Dès l'ouverture du roman d'Audrey Najar, on devine que le bonheur n'est pas dans l'escalier de cette résidence d'apparence si paisible. Ni la concierge d'ailleurs, parce que le syndic a dû s'en séparer pour faire des économies. Aziz, peut-être? Il est celui qui sort les poubelles, arrose les plantes, nettoie les halls et découvre les cadavres. "Il n'y a rien de plus banal que la mort" nous dit l'autrice pour nous mettre en appétit. Le deuil défait les évidences de la lumière. Cinq mois avant ce meurtre inexpliqué dans le prologue, l'ensemble résidentiel vivait au petit bonheur des drames domestiques, et c'est sur un couple sans histoire qu'on braque les projecteurs.
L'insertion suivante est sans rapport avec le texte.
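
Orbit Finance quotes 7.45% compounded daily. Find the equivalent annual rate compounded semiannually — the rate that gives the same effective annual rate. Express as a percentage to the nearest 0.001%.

7.590%

EAR = (1 + 0.0745/365)^365 − 1 = 0.077337.
Solve (1 + r/2)^2 = 1.077337: r/2 = 1.077337^(1/2) − 1 = 0.037949, so r = 0.075897 = 7.590%.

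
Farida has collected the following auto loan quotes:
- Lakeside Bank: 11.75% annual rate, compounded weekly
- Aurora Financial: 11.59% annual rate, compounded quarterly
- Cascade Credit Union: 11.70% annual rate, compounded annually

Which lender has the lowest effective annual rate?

Lakeside Bank: (1 + 0.1175/52)^52 − 1 = 12.453%
Aurora Financial: (1 + 0.1159/4)^4 − 1 = 12.104%
Cascade Credit Union: compounded annually, EAR = 11.700%
The lowest effective annual rate is Cascade Credit Union at 11.700%.

Cascade Credit Union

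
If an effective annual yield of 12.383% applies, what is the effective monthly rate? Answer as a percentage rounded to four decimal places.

The per-month rate i satisfies (1 + i)^12 = 1 + 0.12383.
i = 1.12383^(1/12) − 1 = 0.0097760 = 0.9776%.

0.9776%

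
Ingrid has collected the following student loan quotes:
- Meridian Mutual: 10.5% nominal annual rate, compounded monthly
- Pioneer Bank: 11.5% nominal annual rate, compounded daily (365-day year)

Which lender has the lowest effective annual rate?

Meridian Mutual: (1 + 0.105/12)^12 − 1 = 11.020%
Pioneer Bank: (1 + 0.115/365)^365 − 1 = 12.185%
The lowest effective annual rate is Meridian Mutual at 11.020%.

Meridian Mutual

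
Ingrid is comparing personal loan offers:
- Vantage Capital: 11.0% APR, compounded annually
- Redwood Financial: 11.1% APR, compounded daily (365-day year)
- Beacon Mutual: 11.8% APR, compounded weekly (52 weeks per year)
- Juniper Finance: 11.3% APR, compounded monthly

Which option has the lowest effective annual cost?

Vantage Capital: compounded annually, EAR = 11.000%
Redwood Financial: (1 + 0.111/365)^365 − 1 = 11.738%
Beacon Mutual: (1 + 0.118/52)^52 − 1 = 12.509%
Juniper Finance: (1 + 0.113/12)^12 − 1 = 11.904%
The lowest effective annual rate is Vantage Capital at 11.000%.

Vantage Capital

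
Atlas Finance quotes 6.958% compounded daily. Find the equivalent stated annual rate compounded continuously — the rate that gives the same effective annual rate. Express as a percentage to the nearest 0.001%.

6.957%

EAR = (1 + 0.06958/365)^365 − 1 = 0.072051.
Equivalent continuous rate: r = ln(1 + 0.072051) = 0.069573 = 6.957%.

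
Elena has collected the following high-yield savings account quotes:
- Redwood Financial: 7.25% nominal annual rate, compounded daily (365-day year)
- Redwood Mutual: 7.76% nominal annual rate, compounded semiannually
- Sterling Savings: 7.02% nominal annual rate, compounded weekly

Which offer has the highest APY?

Redwood Financial: (1 + 0.0725/365)^365 − 1 = 7.519%
Redwood Mutual: (1 + 0.0776/2)^2 − 1 = 7.911%
Sterling Savings: (1 + 0.0702/52)^52 − 1 = 7.267%
The highest effective annual rate is Redwood Mutual at 7.911%.

Redwood Mutual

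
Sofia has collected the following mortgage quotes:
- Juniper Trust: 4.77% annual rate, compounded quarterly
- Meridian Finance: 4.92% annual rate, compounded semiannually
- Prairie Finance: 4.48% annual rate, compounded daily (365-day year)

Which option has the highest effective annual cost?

Juniper Trust: (1 + 0.0477/4)^4 − 1 = 4.856%
Meridian Finance: (1 + 0.0492/2)^2 − 1 = 4.981%
Prairie Finance: (1 + 0.0448/365)^365 − 1 = 4.582%
The highest effective annual rate is Meridian Finance at 4.981%.

Meridian Finance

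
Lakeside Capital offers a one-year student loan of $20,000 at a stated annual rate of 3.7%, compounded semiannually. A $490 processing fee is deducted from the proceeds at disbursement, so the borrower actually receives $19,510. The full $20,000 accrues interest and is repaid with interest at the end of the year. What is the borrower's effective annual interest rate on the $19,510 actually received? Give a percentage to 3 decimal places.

Amount owed after one year: 20,000 × (1 + 0.037/2)^2 = 20,000 × 1.037342 = $20,746.85.
Effective rate on net proceeds: 20,746.85 / 19,510 − 1 = 0.063395 = 6.340%.

6.340%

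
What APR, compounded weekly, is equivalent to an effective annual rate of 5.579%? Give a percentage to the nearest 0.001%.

(1 + r/52)^52 − 1 = 0.05579, so 1 + r/52 = 1.05579^(1/52).
r/52 = 0.001045, so r = 0.054318 = 5.432%.

5.432%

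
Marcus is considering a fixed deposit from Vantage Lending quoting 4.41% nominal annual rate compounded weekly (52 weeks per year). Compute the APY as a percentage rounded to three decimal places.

4.507%

EAR = (1 + 0.0441/52)^52 − 1.
= (1 + 0.000848)^52 − 1 = 1.045067 − 1 = 4.507%.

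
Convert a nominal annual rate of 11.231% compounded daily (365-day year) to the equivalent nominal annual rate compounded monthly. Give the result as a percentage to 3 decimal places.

EAR = (1 + 0.11231/365)^365 − 1 = 0.118840.
Solve (1 + r/12)^12 = 1.118840: r/12 = 1.118840^(1/12) − 1 = 0.009402, so r = 0.112820 = 11.282%.

11.282%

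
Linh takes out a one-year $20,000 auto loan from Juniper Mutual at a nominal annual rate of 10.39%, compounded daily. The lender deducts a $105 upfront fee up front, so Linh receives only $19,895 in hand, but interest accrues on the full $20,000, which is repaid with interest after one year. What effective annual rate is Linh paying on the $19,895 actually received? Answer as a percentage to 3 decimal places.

Amount owed after one year: 20,000 × (1 + 0.1039/365)^365 = 20,000 × 1.109473 = $22,189.46.
Effective rate on net proceeds: 22,189.46 / 19,895 − 1 = 0.115329 = 11.533%.

11.533%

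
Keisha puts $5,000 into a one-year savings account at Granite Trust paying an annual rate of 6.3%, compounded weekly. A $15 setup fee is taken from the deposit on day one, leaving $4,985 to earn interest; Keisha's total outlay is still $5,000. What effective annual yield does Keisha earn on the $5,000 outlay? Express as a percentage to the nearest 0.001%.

Value after one year: 4,985 × (1 + 0.063/52)^52 = 4,985 × 1.064986 = $5,308.96.
Effective yield on the $5,000 outlay: 5,308.96 / 5,000 − 1 = 0.061791 = 6.179%.

6.179%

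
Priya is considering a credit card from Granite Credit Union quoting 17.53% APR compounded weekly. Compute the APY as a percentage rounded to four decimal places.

EAR = (1 + 0.1753/52)^52 − 1.
= 1.191252 − 1 = 19.1252%.

19.1252%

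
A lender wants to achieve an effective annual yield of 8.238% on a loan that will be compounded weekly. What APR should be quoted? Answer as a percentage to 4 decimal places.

(1 + r/52)^52 − 1 = 0.08238, so 1 + r/52 = 1.08238^(1/52).
r/52 = 0.001524, so r = 0.079223 = 7.9223%.

7.9223%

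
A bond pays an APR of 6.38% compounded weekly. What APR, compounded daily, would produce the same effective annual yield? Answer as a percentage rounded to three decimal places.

6.377%

EAR = (1 + 0.0638/52)^52 − 1 = 0.065838.
Solve (1 + r/365)^365 = 1.065838: r/365 = 1.065838^(1/365) − 1 = 0.000175, so r = 0.063766 = 6.377%.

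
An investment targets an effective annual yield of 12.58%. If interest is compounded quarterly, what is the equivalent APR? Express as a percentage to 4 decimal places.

12.0266%

(1 + r/4)^4 − 1 = 0.1258, so 1 + r/4 = 1.1258^(1/4).
r/4 = 0.030067, so r = 0.120266 = 12.0266%.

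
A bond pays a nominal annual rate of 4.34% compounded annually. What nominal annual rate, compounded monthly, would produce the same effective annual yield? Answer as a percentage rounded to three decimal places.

4.256%

Compounded annually, EAR = nominal = 0.043400.
Solve (1 + r/12)^12 = 1.043400: r/12 = 1.043400^(1/12) − 1 = 0.003547, so r = 0.042560 = 4.256%.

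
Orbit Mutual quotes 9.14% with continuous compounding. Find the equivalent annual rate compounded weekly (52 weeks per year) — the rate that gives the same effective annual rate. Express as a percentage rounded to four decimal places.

EAR under continuous compounding: e^0.0914 − 1 = 0.095707.
Solve (1 + r/52)^52 = 1.095707: r/52 = 1.095707^(1/52) − 1 = 0.001759, so r = 0.091480 = 9.1480%.

9.1480%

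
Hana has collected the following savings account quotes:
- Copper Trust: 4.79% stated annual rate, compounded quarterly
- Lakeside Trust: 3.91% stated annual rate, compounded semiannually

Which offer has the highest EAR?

Copper Trust: (1 + 0.0479/4)^4 − 1 = 4.877%
Lakeside Trust: (1 + 0.0391/2)^2 − 1 = 3.948%
The highest effective annual rate is Copper Trust at 4.877%.

Copper Trust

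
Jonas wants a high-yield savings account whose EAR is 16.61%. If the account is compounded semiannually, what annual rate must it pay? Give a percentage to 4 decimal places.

(1 + r/2)^2 − 1 = 0.1661, so 1 + r/2 = 1.1661^(1/2).
r/2 = 0.079861, so r = 0.159722 = 15.9722%.

15.9722%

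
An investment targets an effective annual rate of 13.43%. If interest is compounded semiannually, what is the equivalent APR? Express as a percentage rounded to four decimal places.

13.0070%

(1 + r/2)^2 − 1 = 0.1343, so 1 + r/2 = 1.1343^(1/2).
r/2 = 0.065035, so r = 0.130070 = 13.0070%.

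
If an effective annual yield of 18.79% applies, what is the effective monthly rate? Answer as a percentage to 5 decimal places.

The per-month rate i satisfies (1 + i)^12 = 1 + 0.1879.
i = 1.1879^(1/12) − 1 = 0.0144524 = 1.44524%.

1.44524%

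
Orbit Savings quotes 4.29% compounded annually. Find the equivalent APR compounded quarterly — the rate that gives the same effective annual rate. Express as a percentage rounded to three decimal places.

4.223%

Compounded annually, EAR = nominal = 0.042900.
Solve (1 + r/4)^4 = 1.042900: r/4 = 1.042900^(1/4) − 1 = 0.010557, so r = 0.042227 = 4.223%.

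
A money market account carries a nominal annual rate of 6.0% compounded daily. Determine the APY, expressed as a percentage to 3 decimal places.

EAR = (1 + 0.060/365)^365 − 1.
= (1 + 0.000164)^365 − 1 = 1.061831 − 1 = 6.183%.

6.183%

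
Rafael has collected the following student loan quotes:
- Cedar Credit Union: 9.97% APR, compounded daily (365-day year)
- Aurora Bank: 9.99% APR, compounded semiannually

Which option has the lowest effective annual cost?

Aurora Bank

Cedar Credit Union: (1 + 0.0997/365)^365 − 1 = 10.482%
Aurora Bank: (1 + 0.0999/2)^2 − 1 = 10.240%
The lowest effective annual rate is Aurora Bank at 10.240%.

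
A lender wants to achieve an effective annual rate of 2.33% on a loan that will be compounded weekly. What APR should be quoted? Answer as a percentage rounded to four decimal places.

2.3038%

(1 + r/52)^52 − 1 = 0.0233, so 1 + r/52 = 1.0233^(1/52).
r/52 = 0.000443, so r = 0.023038 = 2.3038%.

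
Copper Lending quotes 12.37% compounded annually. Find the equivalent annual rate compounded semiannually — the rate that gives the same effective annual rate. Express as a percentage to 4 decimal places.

12.0094%

Compounded annually, EAR = nominal = 0.123700.
Solve (1 + r/2)^2 = 1.123700: r/2 = 1.123700^(1/2) − 1 = 0.060047, so r = 0.120094 = 12.0094%.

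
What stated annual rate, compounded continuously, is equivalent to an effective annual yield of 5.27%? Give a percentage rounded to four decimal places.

5.1358%

Continuous: nominal r satisfies e^r − 1 = 0.0527.
r = ln(1 + 0.0527) = ln(1.0527) = 0.051358 = 5.1358%.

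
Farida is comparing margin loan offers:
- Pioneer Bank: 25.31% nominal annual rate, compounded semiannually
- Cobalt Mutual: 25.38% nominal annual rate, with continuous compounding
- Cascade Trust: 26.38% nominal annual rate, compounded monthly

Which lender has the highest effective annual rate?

Cascade Trust

Pioneer Bank: (1 + 0.2531/2)^2 − 1 = 26.911%
Cobalt Mutual: e^0.2538 − 1 = 28.891%
Cascade Trust: (1 + 0.2638/12)^12 − 1 = 29.815%
The highest effective annual rate is Cascade Trust at 29.815%.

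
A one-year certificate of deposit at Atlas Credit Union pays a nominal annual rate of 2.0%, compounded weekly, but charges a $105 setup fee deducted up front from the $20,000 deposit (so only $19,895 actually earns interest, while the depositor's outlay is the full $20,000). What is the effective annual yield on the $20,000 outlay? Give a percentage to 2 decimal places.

1.48%

Value after one year: 19,895 × (1 + 0.020/52)^52 = 19,895 × 1.020197 = $20,296.83.
Effective yield on the $20,000 outlay: 20,296.83 / 20,000 − 1 = 0.014841 = 1.48%.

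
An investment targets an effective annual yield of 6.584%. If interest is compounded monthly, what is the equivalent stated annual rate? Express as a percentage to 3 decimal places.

(1 + r/12)^12 − 1 = 0.06584, so 1 + r/12 = 1.06584^(1/12).
r/12 = 0.005328, so r = 0.063933 = 6.393%.

6.393%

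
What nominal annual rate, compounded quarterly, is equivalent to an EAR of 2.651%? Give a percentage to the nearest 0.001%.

(1 + r/4)^4 − 1 = 0.02651, so 1 + r/4 = 1.02651^(1/4).
r/4 = 0.006563, so r = 0.026250 = 2.625%.

2.625%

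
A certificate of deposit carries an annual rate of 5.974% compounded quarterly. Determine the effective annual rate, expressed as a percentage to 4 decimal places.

EAR = (1 + 0.05974/4)^4 − 1.
= (1 + 0.014935)^4 − 1 = 1.061092 − 1 = 6.1092%.

6.1092%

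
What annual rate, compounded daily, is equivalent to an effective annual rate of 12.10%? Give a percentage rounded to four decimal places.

(1 + r/365)^365 − 1 = 0.1210, so 1 + r/365 = 1.1210^(1/365).
r/365 = 0.000313, so r = 0.114239 = 11.4239%.

11.4239%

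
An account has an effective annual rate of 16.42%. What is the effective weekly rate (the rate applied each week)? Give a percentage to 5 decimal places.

0.29280%

The per-week rate i satisfies (1 + i)^52 = 1 + 0.1642.
i = 1.1642^(1/52) − 1 = 0.0029280 = 0.29280%.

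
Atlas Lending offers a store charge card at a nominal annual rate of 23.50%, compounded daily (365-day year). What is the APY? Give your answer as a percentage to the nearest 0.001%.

EAR = (1 + 0.2350/365)^365 − 1.
= 1.264813 − 1 = 26.481%.

26.481%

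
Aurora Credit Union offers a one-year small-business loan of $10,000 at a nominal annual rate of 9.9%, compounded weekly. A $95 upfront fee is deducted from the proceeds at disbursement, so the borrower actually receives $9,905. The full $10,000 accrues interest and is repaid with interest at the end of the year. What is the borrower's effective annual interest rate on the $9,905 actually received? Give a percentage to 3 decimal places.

Amount owed after one year: 10,000 × (1 + 0.099/52)^52 = 10,000 × 1.103962 = $11,039.62.
Effective rate on net proceeds: 11,039.62 / 9,905 − 1 = 0.114551 = 11.455%.

11.455%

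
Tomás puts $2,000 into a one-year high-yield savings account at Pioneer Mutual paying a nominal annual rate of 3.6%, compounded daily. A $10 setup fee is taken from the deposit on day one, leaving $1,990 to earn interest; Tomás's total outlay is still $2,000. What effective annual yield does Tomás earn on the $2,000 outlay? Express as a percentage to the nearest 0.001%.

Value after one year: 1,990 × (1 + 0.036/365)^365 = 1,990 × 1.036654 = $2,062.94.
Effective yield on the $2,000 outlay: 2,062.94 / 2,000 − 1 = 0.031471 = 3.147%.

3.147%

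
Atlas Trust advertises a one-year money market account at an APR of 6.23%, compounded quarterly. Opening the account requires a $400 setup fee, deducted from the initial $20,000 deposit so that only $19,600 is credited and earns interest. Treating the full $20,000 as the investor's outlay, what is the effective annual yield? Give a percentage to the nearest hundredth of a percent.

4.25%

Value after one year: 19,600 × (1 + 0.0623/4)^4 = 19,600 × 1.063771 = $20,849.90.
Effective yield on the $20,000 outlay: 20,849.90 / 20,000 − 1 = 0.042495 = 4.25%.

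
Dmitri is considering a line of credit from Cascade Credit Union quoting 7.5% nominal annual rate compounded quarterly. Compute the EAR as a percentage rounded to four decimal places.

7.7136%

EAR = (1 + 0.075/4)^4 − 1.
= 1.077136 − 1 = 7.7136%.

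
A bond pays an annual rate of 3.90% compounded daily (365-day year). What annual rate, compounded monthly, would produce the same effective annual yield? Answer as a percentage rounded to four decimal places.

3.9061%

EAR = (1 + 0.0390/365)^365 − 1 = 0.039768.
Solve (1 + r/12)^12 = 1.039768: r/12 = 1.039768^(1/12) − 1 = 0.003255, so r = 0.039061 = 3.9061%.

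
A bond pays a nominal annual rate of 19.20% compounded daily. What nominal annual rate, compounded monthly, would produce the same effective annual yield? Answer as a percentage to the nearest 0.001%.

EAR = (1 + 0.1920/365)^365 − 1 = 0.211609.
Solve (1 + r/12)^12 = 1.211609: r/12 = 1.211609^(1/12) − 1 = 0.016124, so r = 0.193493 = 19.349%.

19.349%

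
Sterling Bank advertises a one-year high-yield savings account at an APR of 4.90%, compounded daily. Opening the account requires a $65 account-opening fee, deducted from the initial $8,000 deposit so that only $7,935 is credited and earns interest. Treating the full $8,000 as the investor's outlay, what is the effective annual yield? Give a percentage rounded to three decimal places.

4.168%

Value after one year: 7,935 × (1 + 0.0490/365)^365 = 7,935 × 1.050217 = $8,333.47.
Effective yield on the $8,000 outlay: 8,333.47 / 8,000 − 1 = 0.041684 = 4.168%.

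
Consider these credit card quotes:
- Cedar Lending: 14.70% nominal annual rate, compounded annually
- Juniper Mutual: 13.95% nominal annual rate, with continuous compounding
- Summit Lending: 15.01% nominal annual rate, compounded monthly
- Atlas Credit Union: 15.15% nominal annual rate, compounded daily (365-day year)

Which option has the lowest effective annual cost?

Cedar Lending

Cedar Lending: compounded annually, EAR = 14.700%
Juniper Mutual: e^0.1395 − 1 = 14.970%
Summit Lending: (1 + 0.1501/12)^12 − 1 = 16.087%
Atlas Credit Union: (1 + 0.1515/365)^365 − 1 = 16.354%
The lowest effective annual rate is Cedar Lending at 14.700%.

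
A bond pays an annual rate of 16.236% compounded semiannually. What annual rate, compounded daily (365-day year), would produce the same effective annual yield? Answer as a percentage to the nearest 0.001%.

EAR = (1 + 0.16236/2)^2 − 1 = 0.168950.
Solve (1 + r/365)^365 = 1.168950: r/365 = 1.168950^(1/365) − 1 = 0.000428, so r = 0.156139 = 15.614%.

15.614%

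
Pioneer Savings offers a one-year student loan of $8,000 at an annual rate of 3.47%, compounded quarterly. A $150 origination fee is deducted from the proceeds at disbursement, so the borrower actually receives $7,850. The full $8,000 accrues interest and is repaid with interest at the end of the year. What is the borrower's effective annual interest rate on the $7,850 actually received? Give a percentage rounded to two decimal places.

5.49%

Amount owed after one year: 8,000 × (1 + 0.0347/4)^4 = 8,000 × 1.035154 = $8,281.23.
Effective rate on net proceeds: 8,281.23 / 7,850 − 1 = 0.054934 = 5.49%.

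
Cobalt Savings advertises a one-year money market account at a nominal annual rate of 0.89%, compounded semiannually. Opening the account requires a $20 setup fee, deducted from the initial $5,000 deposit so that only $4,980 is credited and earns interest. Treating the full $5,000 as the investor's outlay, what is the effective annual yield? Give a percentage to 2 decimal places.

Value after one year: 4,980 × (1 + 0.0089/2)^2 = 4,980 × 1.008920 = $5,024.42.
Effective yield on the $5,000 outlay: 5,024.42 / 5,000 − 1 = 0.004884 = 0.49%.

0.49%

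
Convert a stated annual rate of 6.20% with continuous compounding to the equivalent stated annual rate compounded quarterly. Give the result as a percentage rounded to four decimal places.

EAR under continuous compounding: e^0.0620 − 1 = 0.063962.
Solve (1 + r/4)^4 = 1.063962: r/4 = 1.063962^(1/4) − 1 = 0.015621, so r = 0.062483 = 6.2483%.

6.2483%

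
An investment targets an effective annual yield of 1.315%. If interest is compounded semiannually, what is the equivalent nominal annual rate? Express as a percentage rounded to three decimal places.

1.311%

(1 + r/2)^2 − 1 = 0.01315, so 1 + r/2 = 1.01315^(1/2).
r/2 = 0.006554, so r = 0.013107 = 1.311%.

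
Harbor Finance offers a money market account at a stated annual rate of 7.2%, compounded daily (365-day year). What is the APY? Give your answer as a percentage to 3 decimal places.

7.465%

EAR = (1 + 0.072/365)^365 − 1.
= (1 + 0.000197)^365 − 1 = 1.074648 − 1 = 7.465%.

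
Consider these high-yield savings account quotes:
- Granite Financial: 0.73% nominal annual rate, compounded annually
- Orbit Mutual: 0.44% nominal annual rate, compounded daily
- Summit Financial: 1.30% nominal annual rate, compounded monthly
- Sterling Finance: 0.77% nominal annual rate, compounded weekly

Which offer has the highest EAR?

Summit Financial

Granite Financial: compounded annually, EAR = 0.730%
Orbit Mutual: (1 + 0.0044/365)^365 − 1 = 0.441%
Summit Financial: (1 + 0.0130/12)^12 − 1 = 1.308%
Sterling Finance: (1 + 0.0077/52)^52 − 1 = 0.773%
The highest effective annual rate is Summit Financial at 1.308%.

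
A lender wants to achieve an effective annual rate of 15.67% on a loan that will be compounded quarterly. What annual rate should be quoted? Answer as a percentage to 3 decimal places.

14.825%

(1 + r/4)^4 − 1 = 0.1567, so 1 + r/4 = 1.1567^(1/4).
r/4 = 0.037063, so r = 0.148252 = 14.825%.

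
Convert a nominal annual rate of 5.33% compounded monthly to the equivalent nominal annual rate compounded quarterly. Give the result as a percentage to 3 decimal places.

EAR = (1 + 0.0533/12)^12 − 1 = 0.054622.
Solve (1 + r/4)^4 = 1.054622: r/4 = 1.054622^(1/4) − 1 = 0.013384, so r = 0.053537 = 5.354%.

5.354%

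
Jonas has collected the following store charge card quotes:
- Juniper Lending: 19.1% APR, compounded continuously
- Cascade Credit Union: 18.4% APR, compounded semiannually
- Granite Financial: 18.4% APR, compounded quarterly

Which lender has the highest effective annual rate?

Juniper Lending

Juniper Lending: e^0.191 − 1 = 21.046%
Cascade Credit Union: (1 + 0.184/2)^2 − 1 = 19.246%
Granite Financial: (1 + 0.184/4)^4 − 1 = 19.709%
The highest effective annual rate is Juniper Lending at 21.046%.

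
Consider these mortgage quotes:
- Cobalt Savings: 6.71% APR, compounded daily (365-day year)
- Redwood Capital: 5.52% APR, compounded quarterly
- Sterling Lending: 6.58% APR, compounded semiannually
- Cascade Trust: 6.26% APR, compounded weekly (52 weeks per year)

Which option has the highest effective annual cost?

Cobalt Savings

Cobalt Savings: (1 + 0.0671/365)^365 − 1 = 6.940%
Redwood Capital: (1 + 0.0552/4)^4 − 1 = 5.635%
Sterling Lending: (1 + 0.0658/2)^2 − 1 = 6.688%
Cascade Trust: (1 + 0.0626/52)^52 − 1 = 6.456%
The highest effective annual rate is Cobalt Savings at 6.940%.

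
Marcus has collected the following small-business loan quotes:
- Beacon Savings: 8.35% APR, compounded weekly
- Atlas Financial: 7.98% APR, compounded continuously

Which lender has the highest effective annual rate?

Beacon Savings

Beacon Savings: (1 + 0.0835/52)^52 − 1 = 8.701%
Atlas Financial: e^0.0798 − 1 = 8.307%
The highest effective annual rate is Beacon Savings at 8.701%.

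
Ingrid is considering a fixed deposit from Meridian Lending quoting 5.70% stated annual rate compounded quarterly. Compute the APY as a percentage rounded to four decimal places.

EAR = (1 + 0.0570/4)^4 − 1.
= 1.058230 − 1 = 5.8230%.

5.8230%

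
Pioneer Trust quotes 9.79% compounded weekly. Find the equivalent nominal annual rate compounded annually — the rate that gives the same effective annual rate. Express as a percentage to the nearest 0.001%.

10.275%

EAR = (1 + 0.0979/52)^52 − 1 = 0.102751.
Compounded annually, the equivalent nominal rate is the EAR itself: 10.275%.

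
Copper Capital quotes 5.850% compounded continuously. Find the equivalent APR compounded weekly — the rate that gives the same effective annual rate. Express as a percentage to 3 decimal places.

EAR under continuous compounding: e^0.05850 − 1 = 0.060245.
Solve (1 + r/52)^52 = 1.060245: r/52 = 1.060245^(1/52) − 1 = 0.001126, so r = 0.058533 = 5.853%.

5.853%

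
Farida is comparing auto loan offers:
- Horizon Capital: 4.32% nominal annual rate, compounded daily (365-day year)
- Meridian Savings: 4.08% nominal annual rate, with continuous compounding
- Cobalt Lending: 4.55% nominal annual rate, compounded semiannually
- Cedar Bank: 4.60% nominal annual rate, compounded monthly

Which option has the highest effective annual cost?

Cedar Bank

Horizon Capital: (1 + 0.0432/365)^365 − 1 = 4.414%
Meridian Savings: e^0.0408 − 1 = 4.164%
Cobalt Lending: (1 + 0.0455/2)^2 − 1 = 4.602%
Cedar Bank: (1 + 0.0460/12)^12 − 1 = 4.698%
The highest effective annual rate is Cedar Bank at 4.698%.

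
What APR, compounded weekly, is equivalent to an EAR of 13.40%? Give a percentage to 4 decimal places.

12.5903%

(1 + r/52)^52 − 1 = 0.1340, so 1 + r/52 = 1.1340^(1/52).
r/52 = 0.002421, so r = 0.125903 = 12.5903%.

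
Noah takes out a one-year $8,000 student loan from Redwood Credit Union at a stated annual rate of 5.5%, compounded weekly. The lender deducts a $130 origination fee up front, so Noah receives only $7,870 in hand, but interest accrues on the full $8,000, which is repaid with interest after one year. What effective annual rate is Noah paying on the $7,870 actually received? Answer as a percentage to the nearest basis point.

Amount owed after one year: 8,000 × (1 + 0.055/52)^52 = 8,000 × 1.056510 = $8,452.08.
Effective rate on net proceeds: 8,452.08 / 7,870 − 1 = 0.073962 = 7.40%.

7.40%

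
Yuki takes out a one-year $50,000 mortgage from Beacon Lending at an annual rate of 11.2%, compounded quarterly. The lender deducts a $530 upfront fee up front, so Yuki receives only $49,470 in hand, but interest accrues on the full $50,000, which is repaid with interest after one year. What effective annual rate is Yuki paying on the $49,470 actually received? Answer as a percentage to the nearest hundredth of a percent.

12.88%

Amount owed after one year: 50,000 × (1 + 0.112/4)^4 = 50,000 × 1.116792 = $55,839.62.
Effective rate on net proceeds: 55,839.62 / 49,470 − 1 = 0.128757 = 12.88%.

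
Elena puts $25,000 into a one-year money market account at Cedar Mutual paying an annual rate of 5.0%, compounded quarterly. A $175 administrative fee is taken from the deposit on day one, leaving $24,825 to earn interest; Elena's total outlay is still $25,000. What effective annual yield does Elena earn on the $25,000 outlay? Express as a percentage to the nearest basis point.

Value after one year: 24,825 × (1 + 0.050/4)^4 = 24,825 × 1.050945 = $26,089.72.
Effective yield on the $25,000 outlay: 26,089.72 / 25,000 − 1 = 0.043589 = 4.36%.

4.36%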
Elizabeth et Hervé ne sont plus que la somme de tous les renoncements auxquels ils se sont convertis après la mort de leur enfant. Elle, travaille encore, lui ne guette plus que son retour. La soixantaine les cueille dans cette soumission aux bonnes manières. Elle renvoie d'eux une image lénifiante. Mais comment se défaire de cette blessure terrible? Chez Hervé, elle intervient après une succession de défaites narcissiques accumulées depuis l'enfance.
Audrey Najar se saisit alors des failles du personnage pour dire le désenchantement social que va provoquer la rencontre avec un couple récemment installé dans la résidence.
Laurent et Panya, ces nouveaux arrivants, "trop beaux pour être gentils, trop souriants pour être sincères", sont désormais les voisins du dessus. Ils sont si jeunes, avec des enfants tellement doués, tellement vivants. Leur chien s'appelle "Vanille". Dès la prochaine réunion du syndic, le charismatique Laurent est en passe de ravir la présidence promise à Hervé qui pourtant n'a rien d'autre à faire.
Et ce qui chez eux enthousiasme la femme d'Hervé contribue à nourrir le désespoir paranoïaque de celui-ci. Tout est en place pour l'ordinaire du drame. Voilà un premier roman à la construction impeccable qui évoque le meilleur de G.J. Arnaud.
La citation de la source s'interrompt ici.